3.4 L'opposition - provocation

Parole de parents : « il passe son temps à refuser, c’est incessant, il n’est jamais content, jamais d’accord ». Il s’agit là d’un trouble apparenté au trouble des conduites. De façon similaire et générale, l’adolescent va également bafouer les règles et normes sociales, et/ou les droits fondamentaux des autres. Il ne va pas, ou très peu, présenter de comportements relatifs à l’agression d’autrui, tels que bagarres, cruauté, attaque physique ou psychologique de l’autre ou de ses biens, délibérément. S’il présente ces symptômes, alors il ne s’agit plus d’un TOP mais d’un authentique trouble des conduites.
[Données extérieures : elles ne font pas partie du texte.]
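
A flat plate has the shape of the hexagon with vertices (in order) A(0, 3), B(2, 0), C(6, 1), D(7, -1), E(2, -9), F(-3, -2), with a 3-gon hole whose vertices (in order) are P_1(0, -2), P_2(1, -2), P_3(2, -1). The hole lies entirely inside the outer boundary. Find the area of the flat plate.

58.5

Outer boundary:
Apply the shoelace formula: 2A = Σ (x_i·y_{i+1} − x_{i+1}·y_i), indices taken mod 6.
A→B: (0)(0) − (2)(3) = -6
B→C: (2)(1) − (6)(0) = 2
C→D: (6)(-1) − (7)(1) = -13
D→E: (7)(-9) − (2)(-1) = -61
E→F: (2)(-2) − (-3)(-9) = -31
F→A: (-3)(3) − (0)(-2) = -9
Σ = -118
Area = |Σ|/2 = 59.
Hole:
Apply the shoelace (surveyor's) formula: 2A = Σ (x_i·y_{i+1} − x_{i+1}·y_i), indices taken mod 3.
Σ = (2) + (3) + (-4) = 1
Area = |Σ|/2 = 0.5.
Net area = 59 − 0.5 = 58.5.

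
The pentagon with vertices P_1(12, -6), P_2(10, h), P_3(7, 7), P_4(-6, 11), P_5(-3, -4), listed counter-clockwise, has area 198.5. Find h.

Write out the shoelace sum; only the two edges meeting at P_2 involve h:
2·Area = [(12·h − 10·(-6)) + (10·7 − 7·h)] + 242
       = 5·h + 372 = 397
⇒ h = 5.

5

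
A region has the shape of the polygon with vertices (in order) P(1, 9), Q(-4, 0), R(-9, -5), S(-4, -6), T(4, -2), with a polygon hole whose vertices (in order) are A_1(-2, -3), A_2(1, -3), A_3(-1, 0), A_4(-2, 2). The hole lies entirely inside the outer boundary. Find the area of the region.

Outer boundary:
Cross-terms: 36, 20, 34, 32, 38  ⇒  Σ = 160
Area = |Σ|/2 = 80.
Hole:
Σ = (9) + (-3) + (-2) + (10) = 14
Area = |Σ|/2 = 7.
Net area = 80 − 7 = 73.

73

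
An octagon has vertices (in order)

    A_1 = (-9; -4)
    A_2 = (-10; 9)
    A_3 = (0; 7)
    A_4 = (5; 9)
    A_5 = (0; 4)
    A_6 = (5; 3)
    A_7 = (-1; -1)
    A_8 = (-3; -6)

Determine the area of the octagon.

Apply the shoelace formula: 2A = Σ (x_i·y_{i+1} − x_{i+1}·y_i), indices taken mod 8.
Σ = (-121) + (-70) + (-35) + (20) + (-20) + (-2) + (3) + (-42) = -267
Area = |Σ|/2 = 133.5.

133.5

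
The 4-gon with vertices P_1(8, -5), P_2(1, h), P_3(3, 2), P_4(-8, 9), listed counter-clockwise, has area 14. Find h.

Write out the shoelace sum; only the two edges meeting at P_2 involve h:
2·Area = [(8·h − 1·(-5)) + (1·2 − 3·h)] + 11
       = 5·h + 18 = 28
⇒ h = 2.

2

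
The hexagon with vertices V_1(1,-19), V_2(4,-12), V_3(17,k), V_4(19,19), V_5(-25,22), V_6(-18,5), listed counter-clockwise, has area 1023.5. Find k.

Write out the shoelace sum; only the two edges meeting at V_3 involve k:
2·Area = [(4·k − 17·(-12)) + (17·19 − 19·k)] + 1565
       = -15·k + 2092 = 2047
⇒ k = 3.

3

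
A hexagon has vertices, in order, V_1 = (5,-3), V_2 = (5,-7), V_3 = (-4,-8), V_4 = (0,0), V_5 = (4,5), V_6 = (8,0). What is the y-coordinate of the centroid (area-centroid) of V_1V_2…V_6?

Apply the shoelace formula. First the cross-terms c_i = x_i·y_{i+1} − x_{i+1}·y_i:
  -20, -68, 0, 0, -40, -24  ⇒  2A = -152, A = -76.
Then Σ (y_i + y_{i+1})·c_i = 1092, so ȳ = 1092 / (6·(-76)) = -91/38.

-91/38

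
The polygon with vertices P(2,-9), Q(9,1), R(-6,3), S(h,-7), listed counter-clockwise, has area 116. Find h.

-5

The doubled signed area Σ (x_i y_{i+1} − x_{i+1} y_i) is linear in h.
With h=0 it equals 172; the coefficient of h is -12 (from the two edges through S).
So -12·h + 172 = 2·116 = 232 ⇒ h = -5.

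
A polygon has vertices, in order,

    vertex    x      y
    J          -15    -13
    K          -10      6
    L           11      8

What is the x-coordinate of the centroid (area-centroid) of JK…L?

Apply the shoelace (surveyor's) formula. First the cross-terms c_i = x_i·y_{i+1} − x_{i+1}·y_i:
  -220, -146, -23  ⇒  2A = -389, A = -194.5.
Then Σ (x_i + x_{i+1})·c_i = 5446, so x̄ = 5446 / (6·(-194.5)) = -14/3.

-14/3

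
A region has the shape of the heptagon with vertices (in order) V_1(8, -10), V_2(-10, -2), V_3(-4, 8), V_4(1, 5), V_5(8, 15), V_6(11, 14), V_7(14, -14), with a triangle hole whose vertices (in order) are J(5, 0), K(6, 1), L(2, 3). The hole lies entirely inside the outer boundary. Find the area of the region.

Outer boundary:
Σ = (-116) + (-88) + (-28) + (-25) + (-53) + (-350) + (-28) = -688
Area = |Σ|/2 = 344.
Hole:
Apply the shoelace (surveyor's) formula: 2A = Σ (x_i·y_{i+1} − x_{i+1}·y_i), indices taken mod 3.
Σ = (5) + (16) + (-15) = 6
Area = |Σ|/2 = 3.
Net area = 344 − 3 = 341.

341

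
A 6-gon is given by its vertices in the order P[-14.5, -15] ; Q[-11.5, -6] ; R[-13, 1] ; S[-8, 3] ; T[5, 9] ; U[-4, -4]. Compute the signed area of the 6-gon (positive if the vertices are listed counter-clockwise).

-137.5

Apply the shoelace (surveyor's) formula: 2A = Σ (x_i·y_{i+1} − x_{i+1}·y_i), indices taken mod 6.
P→Q: (-14.5)(-6) − (-11.5)(-15) = -85.5
Q→R: (-11.5)(1) − (-13)(-6) = -89.5
R→S: (-13)(3) − (-8)(1) = -31
S→T: (-8)(9) − (5)(3) = -87
T→U: (5)(-4) − (-4)(9) = 16
U→P: (-4)(-15) − (-14.5)(-4) = 2
Σ = -275
Signed area = Σ/2 = -137.5 (negative ⇒ clockwise traversal).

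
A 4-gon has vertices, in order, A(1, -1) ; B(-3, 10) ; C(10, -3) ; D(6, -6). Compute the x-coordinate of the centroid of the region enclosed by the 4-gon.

Apply the shoelace formula. First the cross-terms c_i = x_i·y_{i+1} − x_{i+1}·y_i:
  7, -91, -42, 0  ⇒  2A = -126, A = -63.
Then Σ (x_i + x_{i+1})·c_i = -1323, so x̄ = -1323 / (6·(-63)) = 3.5.

3.5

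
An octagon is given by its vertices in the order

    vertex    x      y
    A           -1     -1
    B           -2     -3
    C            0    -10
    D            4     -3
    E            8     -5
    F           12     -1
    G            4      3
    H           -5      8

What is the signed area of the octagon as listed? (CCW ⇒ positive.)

108.5

A→B: (-1)(-3) − (-2)(-1) = 1
B→C: (-2)(-10) − (0)(-3) = 20
C→D: (0)(-3) − (4)(-10) = 40
D→E: (4)(-5) − (8)(-3) = 4
E→F: (8)(-1) − (12)(-5) = 52
F→G: (12)(3) − (4)(-1) = 40
G→H: (4)(8) − (-5)(3) = 47
H→A: (-5)(-1) − (-1)(8) = 13
Σ = 217
Signed area = Σ/2 = 108.5 (positive ⇒ counter-clockwise traversal).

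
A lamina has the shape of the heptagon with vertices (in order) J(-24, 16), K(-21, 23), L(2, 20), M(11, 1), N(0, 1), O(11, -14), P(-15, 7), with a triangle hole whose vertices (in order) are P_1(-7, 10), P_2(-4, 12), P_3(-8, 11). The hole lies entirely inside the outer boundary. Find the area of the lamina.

Outer boundary:
Cross-terms: -216, -466, -218, 11, -11, -133, -72  ⇒  Σ = -1105
Area = |Σ|/2 = 552.5.
Hole:
Apply the surveyor's formula: 2A = Σ (x_i·y_{i+1} − x_{i+1}·y_i), indices taken mod 3.
Σ = (-44) + (52) + (-3) = 5
Area = |Σ|/2 = 2.5.
Net area = 552.5 − 2.5 = 550.

550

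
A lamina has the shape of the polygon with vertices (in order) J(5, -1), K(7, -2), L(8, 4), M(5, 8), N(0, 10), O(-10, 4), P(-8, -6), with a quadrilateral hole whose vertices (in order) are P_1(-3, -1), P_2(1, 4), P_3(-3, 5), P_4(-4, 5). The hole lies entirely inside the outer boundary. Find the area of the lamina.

167.5

Outer boundary:
Apply the shoelace (surveyor's) formula: 2A = Σ (x_i·y_{i+1} − x_{i+1}·y_i), indices taken mod 7.
Cross-terms: -3, 44, 44, 50, 100, 92, 38  ⇒  Σ = 365
Area = |Σ|/2 = 182.5.
Hole:
Apply the shoelace formula: 2A = Σ (x_i·y_{i+1} − x_{i+1}·y_i), indices taken mod 4.
Cross-terms: -11, 17, 5, 19  ⇒  Σ = 30
Area = |Σ|/2 = 15.
Net area = 182.5 − 15 = 167.5.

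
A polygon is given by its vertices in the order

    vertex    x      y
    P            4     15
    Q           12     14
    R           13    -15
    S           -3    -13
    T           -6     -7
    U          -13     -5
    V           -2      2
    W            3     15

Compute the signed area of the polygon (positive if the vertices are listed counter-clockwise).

Apply the shoelace (surveyor's) formula: 2A = Σ (x_i·y_{i+1} − x_{i+1}·y_i), indices taken mod 8.
P→Q: (4)(14) − (12)(15) = -124
Q→R: (12)(-15) − (13)(14) = -362
R→S: (13)(-13) − (-3)(-15) = -214
S→T: (-3)(-7) − (-6)(-13) = -57
T→U: (-6)(-5) − (-13)(-7) = -61
U→V: (-13)(2) − (-2)(-5) = -36
V→W: (-2)(15) − (3)(2) = -36
W→P: (3)(15) − (4)(15) = -15
Σ = -905
Signed area = Σ/2 = -452.5 (negative ⇒ clockwise traversal).

-452.5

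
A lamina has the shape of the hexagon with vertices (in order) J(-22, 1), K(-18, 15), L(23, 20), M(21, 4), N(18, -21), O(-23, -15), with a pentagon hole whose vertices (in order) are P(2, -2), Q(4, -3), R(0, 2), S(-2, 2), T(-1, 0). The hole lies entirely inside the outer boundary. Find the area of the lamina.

Outer boundary:
Cross-terms: -312, -705, -328, -513, -753, -353  ⇒  Σ = -2964
Area = |Σ|/2 = 1482.
Hole:
Cross-terms: 2, 8, 4, 2, 2  ⇒  Σ = 18
Area = |Σ|/2 = 9.
Net area = 1482 − 9 = 1473.

1473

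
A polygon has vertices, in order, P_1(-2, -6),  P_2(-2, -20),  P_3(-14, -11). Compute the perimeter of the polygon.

42

|P_1P_2| = √((0)² + (-14)²) = √196 = 14
|P_2P_3| = √((-12)² + (9)²) = √225 = 15
|P_3P_1| = √((12)² + (5)²) = √169 = 13
Perimeter = 14 + 15 + 13 = 42.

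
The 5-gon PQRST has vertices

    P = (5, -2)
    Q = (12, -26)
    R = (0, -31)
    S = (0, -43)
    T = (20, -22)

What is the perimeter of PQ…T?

104

|PQ| = √((7)² + (-24)²) = √625 = 25
|QR| = √((-12)² + (-5)²) = √169 = 13
|RS| = √((0)² + (-12)²) = √144 = 12
|ST| = √((20)² + (21)²) = √841 = 29
|TP| = √((-15)² + (20)²) = √625 = 25
Perimeter = 25 + 13 + 12 + 29 + 25 = 104.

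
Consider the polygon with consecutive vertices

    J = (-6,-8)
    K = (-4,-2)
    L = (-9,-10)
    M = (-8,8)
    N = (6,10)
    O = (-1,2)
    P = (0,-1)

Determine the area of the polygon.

Apply the shoelace (surveyor's) formula: 2A = Σ (x_i·y_{i+1} − x_{i+1}·y_i), indices taken mod 7.
J→K: (-6)(-2) − (-4)(-8) = -20
K→L: (-4)(-10) − (-9)(-2) = 22
L→M: (-9)(8) − (-8)(-10) = -152
M→N: (-8)(10) − (6)(8) = -128
N→O: (6)(2) − (-1)(10) = 22
O→P: (-1)(-1) − (0)(2) = 1
P→J: (0)(-8) − (-6)(-1) = -6
Σ = -261
Area = |Σ|/2 = 130.5.

130.5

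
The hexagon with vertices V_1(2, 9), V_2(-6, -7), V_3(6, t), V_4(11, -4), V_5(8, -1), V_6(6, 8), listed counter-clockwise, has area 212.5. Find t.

-14

The doubled signed area Σ (x_i y_{i+1} − x_{i+1} y_i) is linear in t.
With t=0 it equals 187; the coefficient of t is -17 (from the two edges through V_3).
So -17·t + 187 = 2·212.5 = 425 ⇒ t = -14.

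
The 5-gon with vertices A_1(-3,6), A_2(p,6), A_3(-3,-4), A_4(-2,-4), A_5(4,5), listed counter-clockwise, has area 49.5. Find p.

-5

Write out the shoelace sum; only the two edges meeting at A_2 involve p:
2·Area = [((-3)·6 − p·6) + (p·(-4) − (-3)·6)] + 49
       = -10·p + 49 = 99
⇒ p = -5.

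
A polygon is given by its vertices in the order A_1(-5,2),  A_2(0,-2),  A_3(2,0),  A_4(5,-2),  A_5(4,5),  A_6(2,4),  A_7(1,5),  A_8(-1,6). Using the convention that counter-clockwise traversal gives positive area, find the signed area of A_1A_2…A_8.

Apply the shoelace (surveyor's) formula: 2A = Σ (x_i·y_{i+1} − x_{i+1}·y_i), indices taken mod 8.
Cross-terms: 10, 4, -4, 33, 6, 6, 11, 28  ⇒  Σ = 94
Signed area = Σ/2 = 47 (positive ⇒ counter-clockwise traversal).

47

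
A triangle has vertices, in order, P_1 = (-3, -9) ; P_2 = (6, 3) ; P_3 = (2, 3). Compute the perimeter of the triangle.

32

|P_1P_2| = √((9)² + (12)²) = √225 = 15
|P_2P_3| = √((-4)² + (0)²) = √16 = 4
|P_3P_1| = √((-5)² + (-12)²) = √169 = 13
Perimeter = 15 + 4 + 13 = 32.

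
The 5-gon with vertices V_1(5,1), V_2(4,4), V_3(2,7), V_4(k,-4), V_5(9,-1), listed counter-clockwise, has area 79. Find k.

-10

The doubled signed area Σ (x_i y_{i+1} − x_{i+1} y_i) is linear in k.
With k=0 it equals 78; the coefficient of k is -8 (from the two edges through V_4).
So -8·k + 78 = 2·79 = 158 ⇒ k = -10.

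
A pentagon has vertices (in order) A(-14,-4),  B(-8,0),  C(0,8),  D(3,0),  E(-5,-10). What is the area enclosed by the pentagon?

135

Σ = (-32) + (-64) + (-24) + (-30) + (-120) = -270
Area = |Σ|/2 = 135.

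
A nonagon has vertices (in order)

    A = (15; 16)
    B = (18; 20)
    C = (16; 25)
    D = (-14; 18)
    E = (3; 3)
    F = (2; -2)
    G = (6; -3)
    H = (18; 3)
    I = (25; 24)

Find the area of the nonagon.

573.5

Apply the surveyor's formula: 2A = Σ (x_i·y_{i+1} − x_{i+1}·y_i), indices taken mod 9.
A→B: (15)(20) − (18)(16) = 12
B→C: (18)(25) − (16)(20) = 130
C→D: (16)(18) − (-14)(25) = 638
D→E: (-14)(3) − (3)(18) = -96
E→F: (3)(-2) − (2)(3) = -12
F→G: (2)(-3) − (6)(-2) = 6
G→H: (6)(3) − (18)(-3) = 72
H→I: (18)(24) − (25)(3) = 357
I→A: (25)(16) − (15)(24) = 40
Σ = 1147
Area = |Σ|/2 = 573.5.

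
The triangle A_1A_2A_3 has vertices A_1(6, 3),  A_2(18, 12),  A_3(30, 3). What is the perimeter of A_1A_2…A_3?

54

|A_1A_2| = √((12)² + (9)²) = √225 = 15
|A_2A_3| = √((12)² + (-9)²) = √225 = 15
|A_3A_1| = √((-24)² + (0)²) = √576 = 24
Perimeter = 15 + 15 + 24 = 54.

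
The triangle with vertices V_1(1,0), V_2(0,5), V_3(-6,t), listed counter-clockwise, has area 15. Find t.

Write out the shoelace sum; only the two edges meeting at V_3 involve t:
2·Area = [(0·t − (-6)·5) + ((-6)·0 − 1·t)] + 5
       = -1·t + 35 = 30
⇒ t = 5.

5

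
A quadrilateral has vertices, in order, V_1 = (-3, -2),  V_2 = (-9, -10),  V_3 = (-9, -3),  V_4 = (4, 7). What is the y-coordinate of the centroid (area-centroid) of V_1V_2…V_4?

-536/267

Apply the shoelace formula. First the cross-terms c_i = x_i·y_{i+1} − x_{i+1}·y_i:
  12, -63, -51, 13  ⇒  2A = -89, A = -44.5.
Then Σ (y_i + y_{i+1})·c_i = 536, so ȳ = 536 / (6·(-44.5)) = -536/267.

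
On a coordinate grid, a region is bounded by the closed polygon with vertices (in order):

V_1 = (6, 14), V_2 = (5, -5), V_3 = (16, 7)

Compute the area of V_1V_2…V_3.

98.5

Apply the surveyor's formula: 2A = Σ (x_i·y_{i+1} − x_{i+1}·y_i), indices taken mod 3.
V_1→V_2: (6)(-5) − (5)(14) = -100
V_2→V_3: (5)(7) − (16)(-5) = 115
V_3→V_1: (16)(14) − (6)(7) = 182
Σ = 197
Area = |Σ|/2 = 98.5.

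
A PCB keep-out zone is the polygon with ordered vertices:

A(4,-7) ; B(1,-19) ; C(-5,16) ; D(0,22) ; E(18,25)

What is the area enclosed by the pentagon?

Σ = (-69) + (-79) + (-110) + (-396) + (-226) = -880
Area = |Σ|/2 = 440.

440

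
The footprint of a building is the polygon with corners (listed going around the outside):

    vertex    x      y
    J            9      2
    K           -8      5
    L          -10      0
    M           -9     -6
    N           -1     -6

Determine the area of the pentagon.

135.5

Cross-terms: 61, 50, 60, 48, 52  ⇒  Σ = 271
Area = |Σ|/2 = 135.5.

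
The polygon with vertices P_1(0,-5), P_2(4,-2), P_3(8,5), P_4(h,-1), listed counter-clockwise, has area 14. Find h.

2

The doubled signed area Σ (x_i y_{i+1} − x_{i+1} y_i) is linear in h.
With h=0 it equals 48; the coefficient of h is -10 (from the two edges through P_4).
So -10·h + 48 = 2·14 = 28 ⇒ h = 2.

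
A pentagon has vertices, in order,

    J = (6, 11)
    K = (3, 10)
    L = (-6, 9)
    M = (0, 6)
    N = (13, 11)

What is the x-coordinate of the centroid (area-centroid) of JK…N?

Apply Gauss's area formula. First the cross-terms c_i = x_i·y_{i+1} − x_{i+1}·y_i:
  27, 87, -36, -78, 77  ⇒  2A = 77, A = 38.5.
Then Σ (x_i + x_{i+1})·c_i = 647, so x̄ = 647 / (6·38.5) = 647/231.

647/231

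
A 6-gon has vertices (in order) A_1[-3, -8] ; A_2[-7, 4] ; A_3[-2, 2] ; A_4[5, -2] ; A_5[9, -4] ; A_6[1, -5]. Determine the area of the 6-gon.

Apply Gauss's area formula: 2A = Σ (x_i·y_{i+1} − x_{i+1}·y_i), indices taken mod 6.
Cross-terms: -68, -6, -6, -2, -41, -23  ⇒  Σ = -146
Area = |Σ|/2 = 73.

73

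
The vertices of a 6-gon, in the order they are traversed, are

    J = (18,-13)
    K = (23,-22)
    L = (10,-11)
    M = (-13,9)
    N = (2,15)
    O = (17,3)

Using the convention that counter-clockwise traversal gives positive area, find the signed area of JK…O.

-460

Apply the shoelace (surveyor's) formula: 2A = Σ (x_i·y_{i+1} − x_{i+1}·y_i), indices taken mod 6.
Cross-terms: -97, -33, -53, -213, -249, -275  ⇒  Σ = -920
Signed area = Σ/2 = -460 (negative ⇒ clockwise traversal).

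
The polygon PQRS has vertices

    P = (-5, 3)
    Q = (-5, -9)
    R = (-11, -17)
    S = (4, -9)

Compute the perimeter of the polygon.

|PQ| = √((0)² + (-12)²) = √144 = 12
|QR| = √((-6)² + (-8)²) = √100 = 10
|RS| = √((15)² + (8)²) = √289 = 17
|SP| = √((-9)² + (12)²) = √225 = 15
Perimeter = 12 + 10 + 17 + 15 = 54.

54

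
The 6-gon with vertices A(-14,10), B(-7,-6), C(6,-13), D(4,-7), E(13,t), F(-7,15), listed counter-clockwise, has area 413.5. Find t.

Write out the shoelace sum; only the two edges meeting at E involve t:
2·Area = [(4·t − 13·(-7)) + (13·15 − (-7)·t)] + 431
       = 11·t + 717 = 827
⇒ t = 10.

10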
Chez l’adolescent opposant et provocateur on retrouve (critères CIM 10 et DSM) :

  • émotions colériques, irritabilité de l’humeur : perte du contrôle de soi, accès de colère, susceptibilité, facilement contrarié ;
  • caractère vindicatif, rapports hostiles avec les autres et envie de vengeance : souvent fâché, rancunier, méchant, vindicatif envers autrui ;
  • opposition, défiance systématique de l’autorité : discute souvent l’autorité de l’adulte, s’oppose souvent et volontairement aux consignes, fait exactement le contraire pour contrarier la demande de l’autre, accuse les autres au lieu de se responsabiliser.

3.5 Conduites anti-sociales

Parole de parents : «Il nous épuise mais lui on dirait que rien ne l’atteint. Je crois qu’il se rend compte de ce que ça nous fait, il a cassé cet objet pour me faire du mal, vraiment ! Il le savait. Et alors quand la police nous a appelé pour nous dire qu’il est en garde à vue, là vraiment c’était le pompon ». C’est l’idée que les normes et règles sociales sont bafouées, et/ou les droits fondamentaux des autres (avec agression physique). Les enfants et adolescents présentant ce trouble ont un manque d’empathie envers l’autre ; ils ne sont pas victime de ces troubles, ils les provoquent sciemment. Ces personnes peuvent présenter une hyperactivité et une perturbation émotionnelle, qui est à explorer et évaluer.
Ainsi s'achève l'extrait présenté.